Data Storage and Measuring Cloud Computing Emissions
In this blog post, we delve into two primary questions: Is opting for cloud storage more environmentally friendly than utilizing internal data servers, and how can one assess the carbon footprint of using the major cloud storage providers?
When it comes to the environmental impact of storing data, the answer isn’t black and white. For individual users with hard drive storage, it’s generally more eco-friendly to use the storage built into your device, as it avoids the need to power and cool additional devices. Businesses, however, often require more extensive storage solutions. Here, they face three main options:
1. Internal, On-premise Data Centres – The traditional, and increasingly rare option, and often less energy-efficient.
2. Colocation Data Centres: Where customers rent servers in an off-site location – an intermediate option.
3. Hyperscale Data Centres (Cloud Data Centres): These are the most energy-efficient, optimizing machine use, employing advanced cooling technologies, and frequently integrating on-site renewable energy.
Supporting this assertion is a study titled ‘The Environmental Footprint of Data Centers in the United States’ (Siddik et al, 2021), which indicates that hyperscale cloud data centres are superior in delivering more computing workloads with lower water and carbon intensity per workload.
How can we assess the carbon impact of our cloud storage use?
Moving to the second question: how can we assess the carbon impact of our cloud storage use? The good news is that big three – Amazon Web Service (AWS), Microsoft, and Google Cloud – offer tools for this very purpose:
– AWS: Customer Carbon Footprint Tool
– Microsoft (Azure): Emissions Impact Dashboard
– Google Cloud
But what do these tools cover?
Ideally, they would take a comprehensive approach including all emissions (Scope 1, 2, and 3), and with separate reporting of market-based and location-based emissions for Scope 2. It would also be beneficial to understand onsite renewable energy production at the data centres.

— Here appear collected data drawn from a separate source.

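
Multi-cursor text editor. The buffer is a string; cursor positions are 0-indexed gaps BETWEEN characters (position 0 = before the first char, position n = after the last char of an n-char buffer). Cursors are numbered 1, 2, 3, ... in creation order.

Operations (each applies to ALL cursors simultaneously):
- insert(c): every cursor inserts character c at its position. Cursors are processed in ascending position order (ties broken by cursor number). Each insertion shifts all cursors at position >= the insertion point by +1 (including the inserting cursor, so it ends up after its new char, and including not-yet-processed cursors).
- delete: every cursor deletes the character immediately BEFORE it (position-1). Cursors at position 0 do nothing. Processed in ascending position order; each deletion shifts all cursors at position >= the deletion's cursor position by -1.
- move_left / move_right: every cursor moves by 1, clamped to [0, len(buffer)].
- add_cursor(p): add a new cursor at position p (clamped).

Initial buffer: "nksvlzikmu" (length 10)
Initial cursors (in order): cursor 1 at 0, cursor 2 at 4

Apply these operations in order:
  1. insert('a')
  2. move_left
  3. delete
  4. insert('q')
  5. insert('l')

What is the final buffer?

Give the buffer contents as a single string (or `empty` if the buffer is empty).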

Here’s how each service stacks up in terms of emission scopes:
Microsoft’s tool is the most comprehensive, covering all scopes and offering both market-based and location-based options for Scope 2 emissions. Their sustainability efforts are well-documented, with detailed research and updates readily available on their website. They’ve pledged to be carbon negative by 2030 and aim to offset all historical emissions by 2050.
Google Cloud’s tool omits several categories in its emissions reporting, making it less comprehensive than Microsoft’s offering. The excluded categories are:
- Electricity Loss: Emissions from electricity lost during transmission and distribution.

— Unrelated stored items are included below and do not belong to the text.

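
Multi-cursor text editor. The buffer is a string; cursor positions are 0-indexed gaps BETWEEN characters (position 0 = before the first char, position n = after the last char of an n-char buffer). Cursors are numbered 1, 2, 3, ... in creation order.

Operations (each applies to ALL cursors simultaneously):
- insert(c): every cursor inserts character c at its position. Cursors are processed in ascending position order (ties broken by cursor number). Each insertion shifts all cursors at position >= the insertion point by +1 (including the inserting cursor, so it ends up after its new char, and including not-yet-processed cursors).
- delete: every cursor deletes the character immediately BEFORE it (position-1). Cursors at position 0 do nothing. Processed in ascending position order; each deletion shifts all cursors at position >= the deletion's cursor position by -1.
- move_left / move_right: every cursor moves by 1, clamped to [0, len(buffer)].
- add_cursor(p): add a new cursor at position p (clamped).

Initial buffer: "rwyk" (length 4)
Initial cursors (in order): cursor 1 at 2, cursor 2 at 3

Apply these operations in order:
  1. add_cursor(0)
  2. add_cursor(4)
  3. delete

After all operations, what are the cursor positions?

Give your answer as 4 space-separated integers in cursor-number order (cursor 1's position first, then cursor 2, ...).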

- Fuel Extraction and Transportation: The life cycle emissions from fuel extraction, transportation, and the infrastructure used in generating grid electricity.

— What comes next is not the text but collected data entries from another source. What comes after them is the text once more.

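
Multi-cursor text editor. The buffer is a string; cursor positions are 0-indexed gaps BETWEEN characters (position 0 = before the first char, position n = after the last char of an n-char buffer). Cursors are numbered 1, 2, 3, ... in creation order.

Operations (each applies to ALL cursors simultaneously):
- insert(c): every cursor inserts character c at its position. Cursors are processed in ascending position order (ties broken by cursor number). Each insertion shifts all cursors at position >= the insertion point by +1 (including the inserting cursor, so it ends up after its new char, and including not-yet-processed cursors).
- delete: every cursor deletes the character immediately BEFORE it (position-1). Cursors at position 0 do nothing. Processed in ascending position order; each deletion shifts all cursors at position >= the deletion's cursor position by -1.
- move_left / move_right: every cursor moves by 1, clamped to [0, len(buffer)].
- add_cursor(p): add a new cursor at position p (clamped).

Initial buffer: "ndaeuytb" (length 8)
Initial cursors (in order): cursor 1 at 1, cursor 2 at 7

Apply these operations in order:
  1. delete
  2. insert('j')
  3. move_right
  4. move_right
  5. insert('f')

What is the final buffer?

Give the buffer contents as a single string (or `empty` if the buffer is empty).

After op 1 (delete): buffer="daeuyb" (len 6), cursors c1@0 c2@5, authorship ......
After op 2 (insert('j')): buffer="jdaeuyjb" (len 8), cursors c1@1 c2@7, authorship 1.....2.
After op 3 (move_right): buffer="jdaeuyjb" (len 8), cursors c1@2 c2@8, authorship 1.....2.
After op 4 (move_right): buffer="jdaeuyjb" (len 8), cursors c1@3 c2@8, authorship 1.....2.
After op 5 (insert('f')): buffer="jdafeuyjbf" (len 10), cursors c1@4 c2@10, authorship 1..1...2.2

Answer: jdafeuyjbf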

- Fugitive HVAC Emissions: Emissions from HVAC system coolants that escape into the atmosphere.
- Small Equipment Emissions: Emissions from minor equipment used by internet service providers’ partners.
- External Networking Equipment: Emissions from Google’s networking equipment located outside of data centres.
- End-of-Life Emissions: Downstream emissions from the disposal and decommissioning of data centre equipment and buildings.
Although less detailed compared to Microsoft’s tool, Google Cloud’s tool does account for some Scope 3 emissions. Google has set targets to achieve net-zero emissions across all operations and its value chain by 2030. This involves reducing the total of Scope 1, 2 (market-based), and 3 absolute emissions by 50% from their 2019 baseline before 2030. Google plans to invest in both nature-based and technology-based carbon removal solutions to offset their remaining emissions.
The Amazon Web Services tool accounts for Scope 1 emissions and market-based Scope 2 emissions but does not cover Scope 3. As a corporation, Amazon has made a commitment to reach net-zero carbon emissions by 2040 and, as of their 2022 report, 90% of their operations were powered by renewable energy.
In conclusion, the decision to opt for cloud storage versus internal servers carries significant environmental implications. For individual users, leveraging built-in storage is generally more eco-friendly, while businesses with larger data needs might find cloud storage, particularly through hyperscale data centres, a more sustainable option. These centres, renowned for their efficiency and renewable energy use, offer a compelling argument because of their reduced environmental impact.
And, thanks to the new tools available, it’s now possible to quantify the emissions associated with the use of cloud computing. However, the tools provided by AWS, Microsoft, and Google Cloud each offer varying degrees of insight into emissions, with Microsoft’s Emissions Impact Dashboard leading in comprehensiveness. It’s essential for users, especially corporate entities, to dive into these tools to obtain a detailed view of their emissions across all scopes. Despite their differences, each tool provides valuable information that can guide users in making more informed and environmentally conscious decisions.